Intracellular plasma membrane guidance of Photorhabdus asymbiotica toxin is crucial for cell toxicity.

The bacterial toxin Photorhabdus asymbiotica toxin (PaTox) modifies Rho proteins by tyrosine GlcNAcylation and heterotrimeric Gα proteins by deamidation. Inactivation of Rho proteins results in F-actin disassembly in host cells.
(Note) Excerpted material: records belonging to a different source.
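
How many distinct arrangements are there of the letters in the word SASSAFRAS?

The 9 letters of SASSAFRAS have repeats: A appearing 3 times and S appearing 4 times.
The number of distinct arrangements is 9!/(4!·3!) = 362880/144 = 2520.

2520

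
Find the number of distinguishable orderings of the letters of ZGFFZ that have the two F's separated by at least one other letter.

Total arrangements of ZGFFZ: 5!/(2!·2!) = 30.
If the two F's are adjacent, glue them into one block, leaving 4 items to arrange: (4)!/(2!) = 12 ways.
Subtracting, 30 − 12 = 18 arrangements keep the F's apart.

18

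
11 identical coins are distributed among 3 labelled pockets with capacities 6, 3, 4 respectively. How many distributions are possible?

6

By stars and bars, unrestricted non-negative solutions to x_1+…+x_3 = 11 number C(11+2,2) = 78.
Subtract solutions that violate a single cap (substitute x_i' = x_i − (cap_i+1)): x_1 ≥ 7 gives C(6,2) = 15; x_2 ≥ 4 gives C(9,2) = 36; x_3 ≥ 5 gives C(8,2) = 28. Together 79.
Add back pairs where two caps are both exceeded: 1 + 0 + 6 = 7.
By inclusion–exclusion the count is 78 − 79 + 7 = 6.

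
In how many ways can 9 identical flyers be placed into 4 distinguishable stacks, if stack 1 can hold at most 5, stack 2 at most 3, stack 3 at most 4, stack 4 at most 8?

109

Without the upper bounds there are C(12,3) = 220 ways to split 9 among 4 stacks.
Subtract solutions that violate a single cap (substitute x_i' = x_i − (cap_i+1)): x_1 ≥ 6 gives C(6,3) = 20; x_2 ≥ 4 gives C(8,3) = 56; x_3 ≥ 5 gives C(7,3) = 35; x_4 ≥ 9 gives C(3,3) = 1. Together 112.
Add back pairs where two caps are both exceeded: 0 + 0 + 0 + 1 + 0 + 0 = 1.
By inclusion–exclusion the count is 220 − 112 + 1 = 109.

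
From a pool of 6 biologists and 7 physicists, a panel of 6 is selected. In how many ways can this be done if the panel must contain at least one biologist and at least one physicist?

Unrestricted: C(13,6) = 1716 ways to pick any 6 of the 13.
Selections missing a whole group: no biologists → C(7,6) = 7; no physicists → C(6,6) = 1.
Both groups omitted at once is impossible, so 1716 − 8 = 1708.

1708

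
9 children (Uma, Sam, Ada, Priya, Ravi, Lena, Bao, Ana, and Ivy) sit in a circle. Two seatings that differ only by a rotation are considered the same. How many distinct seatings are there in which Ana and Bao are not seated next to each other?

30240

Without the restriction there are (8)! = 40320 seatings.
Seatings with Ana beside Bao: treat them as a block with 2 internal orders, giving 2 × (7)! = 10080.
Subtracting, 40320 − 10080 = 30240.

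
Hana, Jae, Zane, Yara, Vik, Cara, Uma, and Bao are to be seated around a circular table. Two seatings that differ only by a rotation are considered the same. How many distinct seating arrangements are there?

Around a circle, 8 distinct people have 8!/8 = (7)! = 5040 rotationally distinct seatings.

5040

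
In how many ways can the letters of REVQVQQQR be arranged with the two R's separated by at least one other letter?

2940

There are 9!/(4!·2!·2!) = 3780 arrangements of REVQVQQQR in total.
If the two R's are adjacent, glue them into one block, leaving 8 items to arrange: (8)!/(4!·2!) = 840 ways.
Hence 3780 − 840 = 2940.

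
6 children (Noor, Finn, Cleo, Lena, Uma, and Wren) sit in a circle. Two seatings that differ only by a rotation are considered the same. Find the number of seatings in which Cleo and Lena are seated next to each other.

48

Glue Cleo and Lena into a block (2 internal orders). Seating 5 units around a circle gives (4)! arrangements.
So 2 × (4)! = 2 × 24 = 48.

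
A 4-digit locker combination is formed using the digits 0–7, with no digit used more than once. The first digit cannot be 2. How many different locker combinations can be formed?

The first digit has 8−1 = 7 choices (anything except 2).
The remaining 3 digits are filled from the other 7 symbols without repetition: 7 × 6 × 5 = 210.
Total: 7 × 210 = 1470.

1470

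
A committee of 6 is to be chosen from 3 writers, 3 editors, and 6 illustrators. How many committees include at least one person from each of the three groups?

Unrestricted: C(12,6) = 924 ways to pick any 6 of the 12.
Selections missing a whole group: no writers → C(9,6) = 84; no editors → C(9,6) = 84; no illustrators → C(6,6) = 1.
Add back selections omitting two groups (i.e. drawn from a single group): C(3,6) + C(3,6) + C(6,6) = 1.
By inclusion–exclusion: 924 − 169 + 1 = 756.

756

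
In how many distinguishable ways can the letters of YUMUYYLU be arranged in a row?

Letter multiplicities in YUMUYYLU: L×1, M×1, U×3, Y×3.
Dividing 8! = 40320 by 3!·3! = 36 for the repeated letters gives 1120.

1120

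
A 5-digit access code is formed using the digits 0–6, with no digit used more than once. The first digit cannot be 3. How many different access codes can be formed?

2160

The first digit has 7−1 = 6 choices (anything except 3).
The remaining 4 digits are filled from the other 6 symbols without repetition: 6 × 5 × 4 × 3 = 360.
Total: 6 × 360 = 2160.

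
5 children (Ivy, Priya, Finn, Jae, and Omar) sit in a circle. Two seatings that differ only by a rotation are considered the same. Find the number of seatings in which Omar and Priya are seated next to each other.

12

Glue Omar and Priya into a block (2 internal orders). Seating 4 units around a circle gives (3)! arrangements.
So 2 × (3)! = 2 × 6 = 12.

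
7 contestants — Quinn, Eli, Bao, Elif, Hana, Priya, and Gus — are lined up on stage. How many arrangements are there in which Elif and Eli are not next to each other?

There are 7! = 5040 arrangements in all. If Elif and Eli are adjacent, merging them into one block gives 2·(6)! = 1440 arrangements.
So 5040 − 1440 = 3600 arrangements keep them apart.

3600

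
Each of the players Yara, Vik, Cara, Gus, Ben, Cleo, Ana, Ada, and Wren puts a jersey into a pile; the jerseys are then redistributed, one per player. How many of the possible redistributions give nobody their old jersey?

Let Aᵢ be the assignments in which player i gets their old jersey. We want the size of the complement of A₁∪…∪A_9.
By inclusion–exclusion this is Σ_{j=0}^{9} (−1)^j C(9,j)·(9−j)!.
Computing: 362880 − 362880 + 181440 − 60480 + 15120 − 3024 + 504 − 72 + 9 − 1 = 133496.

133496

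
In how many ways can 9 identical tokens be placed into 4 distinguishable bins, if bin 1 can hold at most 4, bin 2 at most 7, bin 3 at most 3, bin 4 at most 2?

Without the upper bounds there are C(12,3) = 220 ways to split 9 among 4 bins.
Subtract solutions that violate a single cap (substitute x_i' = x_i − (cap_i+1)): x_1 ≥ 5 gives C(7,3) = 35; x_2 ≥ 8 gives C(4,3) = 4; x_3 ≥ 4 gives C(8,3) = 56; x_4 ≥ 3 gives C(9,3) = 84. Together 179.
Add back pairs where two caps are both exceeded: 0 + 1 + 4 + 0 + 0 + 10 = 15.
By inclusion–exclusion the count is 220 − 179 + 15 = 56.

56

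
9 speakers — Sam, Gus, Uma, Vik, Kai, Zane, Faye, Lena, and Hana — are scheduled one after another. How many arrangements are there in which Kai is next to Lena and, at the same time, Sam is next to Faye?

Treat {Kai,Lena} as one block (2 orders) and {Sam,Faye} as another (2 orders).
That leaves 7 units to arrange: 2 × 2 × 7! = 4 × 5040 = 20160.

20160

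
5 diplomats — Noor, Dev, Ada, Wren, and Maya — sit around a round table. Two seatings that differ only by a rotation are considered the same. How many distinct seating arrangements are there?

24

Seat Noor anywhere (absorbing the rotational symmetry), then permute the other 4: (4)! = 24.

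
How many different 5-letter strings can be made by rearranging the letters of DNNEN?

20

The 5 letters of DNNEN have repeats: N appearing 3 times.
The number of distinct arrangements is 5!/(3!) = 120/6 = 20.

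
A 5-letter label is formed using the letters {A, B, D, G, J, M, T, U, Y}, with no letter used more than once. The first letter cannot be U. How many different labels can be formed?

The first letter has 9−1 = 8 choices (anything except U).
The remaining 4 letters are filled from the other 8 symbols without repetition: 8 × 7 × 6 × 5 = 1680.
Total: 8 × 1680 = 13440.

13440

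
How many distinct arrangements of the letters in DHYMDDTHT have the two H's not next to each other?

There are 9!/(3!·2!·2!) = 15120 arrangements of DHYMDDTHT in total.
Arrangements with the H's together: treat HH as one letter, giving (8)!/(3!·2!) = 3360.
Subtracting, 15120 − 3360 = 11760 arrangements keep the H's apart.

11760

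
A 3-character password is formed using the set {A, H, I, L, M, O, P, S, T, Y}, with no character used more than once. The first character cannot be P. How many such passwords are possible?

The first character has 10−1 = 9 choices (anything except P).
The remaining 2 characters are filled from the other 9 symbols without repetition: 9 × 8 = 72.
Total: 9 × 72 = 648.

648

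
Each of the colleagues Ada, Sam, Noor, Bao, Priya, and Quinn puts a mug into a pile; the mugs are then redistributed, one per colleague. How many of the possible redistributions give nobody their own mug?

265

Let Aᵢ be the assignments in which colleague i gets their own mug. We want the size of the complement of A₁∪…∪A_6.
By inclusion–exclusion this is Σ_{j=0}^{6} (−1)^j C(6,j)·(6−j)!.
Computing: 720 − 720 + 360 − 120 + 30 − 6 + 1 = 265.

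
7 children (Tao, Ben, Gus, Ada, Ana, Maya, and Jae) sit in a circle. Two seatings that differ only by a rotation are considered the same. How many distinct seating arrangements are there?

Seat Tao anywhere (absorbing the rotational symmetry), then permute the other 6: (6)! = 720.

720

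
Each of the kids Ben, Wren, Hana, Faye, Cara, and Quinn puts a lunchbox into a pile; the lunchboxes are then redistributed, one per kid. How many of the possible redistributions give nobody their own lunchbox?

265

This is the derangement count D_6: permutations of 6 items with no fixed point.
By inclusion–exclusion this is Σ_{j=0}^{6} (−1)^j C(6,j)·(6−j)!.
Computing: 720 − 720 + 360 − 120 + 30 − 6 + 1 = 265.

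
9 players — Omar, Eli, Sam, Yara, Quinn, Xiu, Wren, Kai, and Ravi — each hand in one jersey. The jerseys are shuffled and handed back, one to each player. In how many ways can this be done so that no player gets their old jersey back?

133496

Count assignments avoiding every fixed point. For any j of the 9 players fixed to their old jersey, the other 9−j can be arranged in (9−j)! ways.
By inclusion–exclusion this is Σ_{j=0}^{9} (−1)^j C(9,j)·(9−j)!.
Computing: 362880 − 362880 + 181440 − 60480 + 15120 − 3024 + 504 − 72 + 9 − 1 = 133496.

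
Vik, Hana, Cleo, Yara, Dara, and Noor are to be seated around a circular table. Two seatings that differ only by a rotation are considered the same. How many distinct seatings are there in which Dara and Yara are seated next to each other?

48

Treat {Dara, Yara} as one unit (2 internal orders) and seat the resulting 5 units around the table: (4)! circular arrangements.
So 2 × (4)! = 2 × 24 = 48.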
Here, we analyzed the subcellular distribution of PaTox and show that the glycosyltransferase domain of PaTox associates with the negatively charged inner surface of the plasma membrane. Localization studies with site-directed mutants, liposome precipitation analysis, lipid overlay assays, and confocal time-lapse microscopy revealed that a patch of positively charged lysine and arginine residues located on helix α1 of the glycosyltransferase is essential for membrane attachment. Using a helix1 deletion mutant, we show that plasma membrane localization of PaTox is essential for cytotoxicity and proved this by substitution of helix1 by an N-terminal myristoylation signal peptide, which restored plasma membrane localization and cytotoxicity. Furthermore, we also show that the intracellular deamidase activity of PaTox depends on the presence of the membrane localization domain. Comparison of PaTox membrane-binding domain with the 4-helix-bundle membrane-binding domain of Pasteurella multocida toxin, Vibrio cholerae multifunctional autoprocessing repeats-in-toxin, and clostridial glucosylating toxins revealed similar spatial geometry and charge distribution but different structural topology, indicating convergent evolution of toxin domains for optimized host target interaction.